Providing precedent for Avey's escape from the cruise ship, this story, passed to Avey via Aunt Cuney from Cuney's "gran," Avatara, is meant to be received in good faith. When little Avey expresses her doubts, Cuney chastises her: "Did it say Jesus drowned when he went walking on the water in that Sunday School book your momma always sends with you?" (40). We see that the Christian miracles are accepted because they are scriptural, sanctioned by canonical texts, while the collective memory of Afro-creole tales faces dismissal as folklore or fantasy.

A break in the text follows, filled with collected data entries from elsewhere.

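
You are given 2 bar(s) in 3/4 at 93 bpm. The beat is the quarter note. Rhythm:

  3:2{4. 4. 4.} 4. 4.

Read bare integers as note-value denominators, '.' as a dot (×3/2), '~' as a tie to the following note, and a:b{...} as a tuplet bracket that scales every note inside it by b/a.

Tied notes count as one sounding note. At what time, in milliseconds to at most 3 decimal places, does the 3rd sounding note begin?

note 3 onset = 2b = 1290.323ms

1. 0.0ms @ 0 + 645.161ms (1)
2. 645.161ms @ 1 + 645.161ms (1)
3. 1290.323ms @ 2 + 645.161ms (1)
4. 1935.484ms @ 3 + 967.742ms (3/2)
5. 2903.226ms @ 9/2 + 967.742ms (3/2)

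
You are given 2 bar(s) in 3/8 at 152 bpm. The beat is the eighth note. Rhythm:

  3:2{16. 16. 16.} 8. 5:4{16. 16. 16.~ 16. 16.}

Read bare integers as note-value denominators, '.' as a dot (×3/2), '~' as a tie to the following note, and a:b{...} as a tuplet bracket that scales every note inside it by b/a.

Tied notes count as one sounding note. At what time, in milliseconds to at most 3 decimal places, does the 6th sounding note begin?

note 6 onset = 18/5b = 1421.053ms

1. 0.0ms @ 0 + 197.368ms (1/2)
2. 197.368ms @ 1/2 + 197.368ms (1/2)
3. 394.737ms @ 1 + 197.368ms (1/2)
4. 592.105ms @ 3/2 + 592.105ms (3/2)
5. 1184.211ms @ 3 + 236.842ms (3/5)
6. 1421.053ms @ 18/5 + 236.842ms (3/5)
7. 1657.895ms @ 21/5 + 473.684ms (6/5)
8. 2131.579ms @ 27/5 + 236.842ms (3/5)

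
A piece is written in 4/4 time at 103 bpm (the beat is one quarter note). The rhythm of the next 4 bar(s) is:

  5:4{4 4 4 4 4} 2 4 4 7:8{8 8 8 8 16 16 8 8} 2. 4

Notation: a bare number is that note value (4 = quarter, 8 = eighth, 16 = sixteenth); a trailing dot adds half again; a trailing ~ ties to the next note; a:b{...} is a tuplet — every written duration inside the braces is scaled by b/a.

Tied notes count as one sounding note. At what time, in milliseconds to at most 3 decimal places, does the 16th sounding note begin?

1. 0.0ms @ 0 + 466.019ms (4/5)
2. 466.019ms @ 4/5 + 466.019ms (4/5)
3. 932.039ms @ 8/5 + 466.019ms (4/5)
4. 1398.058ms @ 12/5 + 466.019ms (4/5)
5. 1864.078ms @ 16/5 + 466.019ms (4/5)
6. 2330.097ms @ 4 + 1165.049ms (2)
7. 3495.146ms @ 6 + 582.524ms (1)
8. 4077.67ms @ 7 + 582.524ms (1)
9. 4660.194ms @ 8 + 332.871ms (4/7)
10. 4993.065ms @ 60/7 + 332.871ms (4/7)
11. 5325.936ms @ 64/7 + 332.871ms (4/7)
12. 5658.807ms @ 68/7 + 332.871ms (4/7)
13. 5991.678ms @ 72/7 + 166.436ms (2/7)
14. 6158.114ms @ 74/7 + 166.436ms (2/7)
15. 6324.549ms @ 76/7 + 332.871ms (4/7)
16. 6657.42ms @ 80/7 + 332.871ms (4/7)
17. 6990.291ms @ 12 + 1747.573ms (3)
18. 8737.864ms @ 15 + 582.524ms (1)

note 16 onset = 80/7b = 6657.42ms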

The Ibo Landing tale, a "real" folk tale that Marshall retells from the Georgia Writers' Project's interviews with ex-slaves (1940), offers a vision that challenges us to "see in more ways than one," to nurture an ear for what John Miller Chernoff calls a "profoundly pluralistic" polyrhythmic perspective (156). Similarly, the ring shout provides the base rhythms by which the community may remember the Ibos' water-walking escape across the Atlantic. As shouter Odessa Young puts it: "you got to get your foot together. If your feet can't say what the song say, you might as well not to do it" (Rosenbaum, Shout 76). We can see how Haitian drumming's spiritual embodimentled Alejo Carpentier to articulation of America's "marvelous real." For Afro-creole music trains us to "expect dialogue . . . there is always an in-between, always a place to add another beat. . . . beyond any one perspective a person can bring to it" (Chernoff 158).